Oleh: Ustadz Abdullah Zaen, Lc, MA
Khutbah Jum’at di Masjid Agung Darussalam Purbalingga, 29 Dzulhijjah 1432 / 25 November 2011
KHUTBAH PERTAMA:
إِنَّ الْحَمْدَ للهِ نَحْمَدُهُ وَنَسْتَعِيْنُهُ وَنَسْتَغْفِرُهُ وَنَعُوْذُ بِاللهِ مِنْ شُرُوْرِ أَنْفُسِنَا وَسَيِّئَاتِ أَعْمَالِنَا مَنْ يَهْدِهِ اللهُ فَلاَ مُضِلَّ لَهُ وَمَنْ يُضْلِلْ فَلاَ هَادِيَ لَهُ وَأَشْهَدُ أَنْ لاَ إِلَهَ إِلاَّ اللهُ وَحْدَهُ لاَ شَرِيْكَ لَهُ وَأَشْهَدُ أَنَّ مُحَمَّداً عَبْدُهُ وَرَسُوْلُهُ.
“يَا أَيُّهَا الَّذِينَ آمَنُواْ اتَّقُواْ اللّهَ حَقَّ تُقَاتِهِ وَلاَ تَمُوتُنَّ إِلاَّ وَأَنتُم مُّسْلِمُونَ”.
“يَا أَيُّهَا النَّاسُ اتَّقُواْ رَبَّكُمُ الَّذِي خَلَقَكُم مِّن نَّفْسٍ وَاحِدَةٍ وَخَلَقَ مِنْهَا زَوْجَهَا وَبَثَّ مِنْهُمَا رِجَالاً كَثِيراً وَنِسَاء وَاتَّقُواْ اللّهَ الَّذِي تَسَاءلُونَ بِهِ وَالأَرْحَامَ إِنَّ اللّهَ كَانَ عَلَيْكُمْ رَقِيباً”.
“يَا أَيُّهَا الَّذِينَ آمَنُوا اتَّقُوا اللَّهَ وَقُولُوا قَوْلاً سَدِيداً . يُصْلِحْ لَكُمْ أَعْمَالَكُمْ وَيَغْفِرْ لَكُمْ ذُنُوبَكُمْ وَمَن يُطِعْ اللَّهَ وَرَسُولَهُ فَقَدْ فَازَ فَوْزاً عَظِيماً”.
أَمَّا بَعْدُ، فَإِنَّ خَيْرَ الْحَدِيثِ كِتَابُ اللَّهِ، وَخَيْرُ الْهُدَى هُدَى مُحَمَّدٍ صَلَّى اللَّهُ عَلَيْهِ وَسَلَّمَ، وَشَرُّ الْأُمُورِ مُحْدَثَاتُهَا، وَكُلُّ بِدْعَةٍ ضَلَالَةٌ.
Jama’ah Jum’at rahimakumullah…
Mari kita tingkatkan ketaqwaan kepada Allah ta’ala dengan ketaqwaan yang sebenar-benarnya; yaitu mengamalkan apa yang diperintahkan oleh-Nya dan Rasul-Nya shallallahu’alaihiwasallam serta menjauhi apa yang dilarang oleh-Nya dan Rasul-Nya shallallahu’alaihiwasallam.
Jama’ah Jum’at yang semoga dimuliakan Allah…
Cinta merupakan sesuatu yang membutuhkan pembuktian dan memiliki pertanda, agar cinta tersebut tidak menjadi klaim dan pengakuan kosong belaka.
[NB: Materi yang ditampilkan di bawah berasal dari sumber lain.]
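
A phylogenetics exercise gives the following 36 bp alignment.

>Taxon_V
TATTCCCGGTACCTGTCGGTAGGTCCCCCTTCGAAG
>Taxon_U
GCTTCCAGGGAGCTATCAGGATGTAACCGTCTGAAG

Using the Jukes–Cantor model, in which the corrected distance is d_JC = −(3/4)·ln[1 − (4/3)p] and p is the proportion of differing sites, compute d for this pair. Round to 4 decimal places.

0.5482

The sequences differ at positions 1 (T/G), 2 (A/C), 7 (C/A), 10 (T/G), 12 (C/G), 15 (G/A), 18 (G/A), 20 (T/G), 22 (G/T), 25 (C/A), 26 (C/A), 29 (C/G), 31 (T/C), 32 (C/T).
p = 14/36 = 0.388889.
d = −0.75 · ln(1 − (4/3)·0.388889) = −0.75 · ln(0.481481) = −0.75 · (-0.730889) = 0.5482.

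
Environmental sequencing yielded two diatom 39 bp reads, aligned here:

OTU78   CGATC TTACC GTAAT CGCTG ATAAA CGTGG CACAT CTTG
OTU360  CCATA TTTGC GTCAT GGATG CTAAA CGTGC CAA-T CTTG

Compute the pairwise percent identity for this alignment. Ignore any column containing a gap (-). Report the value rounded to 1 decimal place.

Excluding the 1 gap column leaves 38 comparable sites.
Differing sites — 2:G/C; 5:C/A; 8:A/T; 9:C/G; 13:A/C; 16:C/G; 18:C/A; 21:A/C; 30:G/C; 33:C/A.
28 of the 38 comparable sites match, so the percent identity is 28/38 × 100 = 73.7%.

73.7%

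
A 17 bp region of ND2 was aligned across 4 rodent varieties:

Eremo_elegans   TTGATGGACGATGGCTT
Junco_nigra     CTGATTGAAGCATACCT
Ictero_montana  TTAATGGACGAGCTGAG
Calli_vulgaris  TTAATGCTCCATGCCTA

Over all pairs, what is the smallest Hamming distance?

Pairwise Hamming distances:
  Eremo_elegans vs Junco_nigra: 8
  Eremo_elegans vs Ictero_montana: 7
  Eremo_elegans vs Calli_vulgaris: 6
  Junco_nigra vs Ictero_montana: 11
  Junco_nigra vs Calli_vulgaris: 13
  Ictero_montana vs Calli_vulgaris: 9
The smallest is 6, between Eremo_elegans and Calli_vulgaris.

6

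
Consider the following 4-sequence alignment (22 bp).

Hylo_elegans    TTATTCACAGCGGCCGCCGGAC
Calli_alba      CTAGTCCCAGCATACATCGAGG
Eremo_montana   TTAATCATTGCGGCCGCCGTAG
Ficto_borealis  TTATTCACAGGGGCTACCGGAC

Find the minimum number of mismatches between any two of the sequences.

3

Pairwise Hamming distances:
  Hylo_elegans vs Calli_alba: 11
  Hylo_elegans vs Eremo_montana: 5
  Hylo_elegans vs Ficto_borealis: 3
  Calli_alba vs Eremo_montana: 12
  Calli_alba vs Ficto_borealis: 12
  Eremo_montana vs Ficto_borealis: 8
The smallest is 3, between Hylo_elegans and Ficto_borealis.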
Di antara pertanda besar kecintaan seseorang kepada sesuatu, ia akan sering menyebut dan memujinya.
Cinta kepada Rasul shallallahu’alaihiwasallam adalah merupakan salah satu amalan yang diwajibkan dalam agama kita, bahkan kecintaan tersebut harus mengalahkan kecintaan kepada seluruh insan selain beliau, siapapun ia.
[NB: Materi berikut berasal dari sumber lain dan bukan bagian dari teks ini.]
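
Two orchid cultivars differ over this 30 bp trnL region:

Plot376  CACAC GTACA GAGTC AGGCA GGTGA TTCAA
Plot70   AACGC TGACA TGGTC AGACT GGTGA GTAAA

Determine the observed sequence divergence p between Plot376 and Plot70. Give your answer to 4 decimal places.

Mismatches occur at site 1 (C/A), site 4 (A/G), site 6 (G/T), site 7 (T/G), site 11 (G/T), site 12 (A/G), site 18 (G/A), site 20 (A/T), site 26 (T/G), site 28 (C/A).
There are 10 differences over 30 sites, so p = 10/30 = 0.3333.

0.3333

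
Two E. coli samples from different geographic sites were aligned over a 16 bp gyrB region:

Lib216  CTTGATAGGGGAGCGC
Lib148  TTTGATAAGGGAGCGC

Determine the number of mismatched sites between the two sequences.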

Cinta Rasul shallallahu’alaihiwasallam ini membutuhkan pembuktian dan memiliki pertanda. Baik itu melalui lisan, hati maupun amalan keseharian seorang hamba. Di antara pertanda terbesarnya dalam lisan, seorang insan tidak akan membiarkan hari-harinya lewat begitu saja tanpa menyebut nama beliau, mendoakan dan memujinya. Doa serta pujian tersebut, lazim diistilahkan dalam bahasa syariat dengan shalawat.
Allah subhanahu wa ta’ala berfirman,
“إِنَّ اللَّهَ وَمَلَائِكَتَهُ يُصَلُّونَ عَلَى النَّبِيِّ يَا أَيُّهَا الَّذِينَ آمَنُوا صَلُّوا عَلَيْهِ وَسَلِّمُوا تَسْلِيماً”
Artinya: “Sesungguhnya Allah dan para malaikat-Nya bershalawat untuk Nabi. Wahai orang-orang yang beriman, bershalawatlah kalian untuk nabi dan ucapkanlah salam penghormatan kepada beliau”. QS. Al-Ahzab: 56.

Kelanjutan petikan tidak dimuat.